The world was a lot to process again after all that time. Had the fresh air blowing through the window always smelt so rich? Had Kasper always smiled so widely? Felix almost couldn’t bear to look at him.

Rima flew in through the open window, glowing with energy too. “Someone new has arrived!” she yelped. “Get dressed, get dressed!”

“What year is it?” Felix asked her. It couldn’t have been that long since the cat. He had a brief memory of snow, fluttering in through his window. Winter had been and gone while they slept. Maybe it was already 2012.

“I have absolutely no idea! Have you seen Leah? Where has that girl got to? Let’s go! I need to find Cody!” She twirled, jumping into the air and running through the door.

Kasper looked at Felix, raising an eyebrow. “Business as usual with Rima, then.”

“I think we could be here for an eternity and she wouldn’t change,” Felix said. He took a deep breath, trying to control the deep wave of love that rolled over him. He’d missed them all – Kasper and Rima, Leah and Claudia. After so long starved of them, listening to their voices was like drinking rich cream.

While Kasper pulled on his shirt, Felix turned to examine himself in the mirror by the bedroom door. The glass had a crack down the centre. That hadn’t been there the last time he had been awake. Then, the vines on the windows had only been tendrils, creeping up the bottom of the glass pane. Now they covered the room in green foliage, flooding over the carpet.

Perhaps it had been longer than he’d thought. They could have been dreaming for decades, sleeping through the days as empty shells of their old selves. It was hard to tell when he still looked the same. He’d always be eighteen, just like the day he’d died.

Felix folded his crinkled collar back into place, then took off his glasses, rubbing them clean with the hem of his plaid shirt. He wasn’t entirely sure how they managed to get so many smudges, considering he was incorporeal. It was one of the eternal mysteries of ghosts – and glasses.

Kasper nudged up against Felix’s back and rested his chin on Felix’s shoulder as he rearranged his hair in the mirror. He licked a thumb and smoothed his eyebrows flat. “Ready, loser?”

Felix folded his hands over his cuffs. It was starting, then. The peace between them never lasted long. “If you’re done primping.”

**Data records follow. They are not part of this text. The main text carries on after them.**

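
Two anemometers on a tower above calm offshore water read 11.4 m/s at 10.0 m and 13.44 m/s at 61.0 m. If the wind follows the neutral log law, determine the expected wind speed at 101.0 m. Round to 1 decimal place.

Log law: V ∝ ln(z/z₀). From the pair, with r = V₁/V₂ = 0.84821,
ln z₀ = (ln z₁ − r·ln z₂)/(1 − r) = (2.3026 − 0.84821×4.1109)/0.15179 = -7.8026 → z₀ = 0.0004087 m
V₃ = V₁ · ln(z₃/z₀)/ln(z₁/z₀) = 11.4 × 12.4177/10.1051 = 14.0089 m/s

14.0 m/s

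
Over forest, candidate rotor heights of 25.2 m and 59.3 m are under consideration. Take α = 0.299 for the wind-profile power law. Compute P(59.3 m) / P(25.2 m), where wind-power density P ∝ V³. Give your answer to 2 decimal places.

Speed ratio: V_B/V_A = (z_B/z_A)^α = (59.3/25.2)^0.299 = (2.3532)^0.299 = 1.29159
Power-density ratio: P_B/P_A = (V_B/V_A)³ = (1.29159)³ = 2.15464

2.15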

He let himself look at Kasper, feeling that deep ache in the centre of his chest. Had he really had these kinds of emotions constantly, before he fell asleep? Surely not. He wouldn’t have been able to stand it.

Kasper walked through the door. “Let’s go see who brought us back from the brink, then.”

HARRIET

When Harriet woke up, the headphones around her neck were still blasting Janelle Monáe. She lay still for a moment, replaying the darkening sky, the sudden loss of balance as she tripped over something unseen, the flash of brightness as she fell, and then nothing.

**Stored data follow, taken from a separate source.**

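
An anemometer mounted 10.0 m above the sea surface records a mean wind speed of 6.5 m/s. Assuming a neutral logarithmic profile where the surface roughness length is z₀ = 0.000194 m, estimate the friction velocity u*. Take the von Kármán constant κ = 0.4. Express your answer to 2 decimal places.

u* ≈ 0.24 m/s

Log law: V(z) = (u*/κ) · ln(z/z₀) ⇒ u* = κ · V / ln(z/z₀)
u* = 0.4 × 6.5 / ln(10.0/0.000194) = 0.4 × 6.5 / 10.8502
   = 2.6000 / 10.8502 = 0.2396 m/s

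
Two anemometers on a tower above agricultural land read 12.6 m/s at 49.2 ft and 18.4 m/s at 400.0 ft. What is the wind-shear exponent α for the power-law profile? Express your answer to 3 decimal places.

α ≈ 0.181

Power law: V₂/V₁ = (z₂/z₁)^α ⇒ α = ln(V₂/V₁) / ln(z₂/z₁)
α = ln(18.4/12.6) / ln(400.0/49.2) = ln(1.4603) / ln(8.1301)
  = 0.37865 / 2.09557 = 0.18069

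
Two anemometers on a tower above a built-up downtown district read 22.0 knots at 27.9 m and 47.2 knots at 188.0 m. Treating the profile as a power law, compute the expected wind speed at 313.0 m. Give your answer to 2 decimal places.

First find α: α = ln(V₂/V₁)/ln(z₂/z₁) = ln(47.2/22.0)/ln(188.0/27.9) = 0.76335/1.90782 = 0.4001
Extrapolate from 188.0 m to 313.0 m: V₃ = 47.2 × (313.0/188.0)^0.4001 = 47.2 × 1.2263 = 57.8792 knots

57.88 knots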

She could hear voices. She was surrounded by people, talking quickly. Arguing.

She must be in an ambulance on the way to the hospital. The voices were paramedics discussing her injuries. It was likely she was seriously hurt. She might have broken her leg, or worse. She couldn’t feel anything, which had to be a bad sign.

She tuned in to their conversation, trying very hard not to panic.

“…can’t just leave her lying—”

“You would say that! You always think that—”

“Oh, because what you think is so much more—”

“Would you two just shut the hell up. It’s not—”

“Are we actually fighting about this right now? She’s not even cold yet!”

There were so many voices she couldn’t keep track of them; they were all talking over each other. She opened her eyes. For a moment, everything was blurry. She blinked, and her vision cleared. She was staring at a mouldy breeze-block wall. The voices around her went silent.

“H-heyyy…” someone said.

Harriet flicked her gaze around until she found the speaker – a short girl wearing a hijab and a nervous expression. There were three people huddled around her, none of whom were paramedics – in fact, they looked like students. They must have heard her fall and come to investigate. She relaxed. Maybe she wasn’t badly hurt, after all.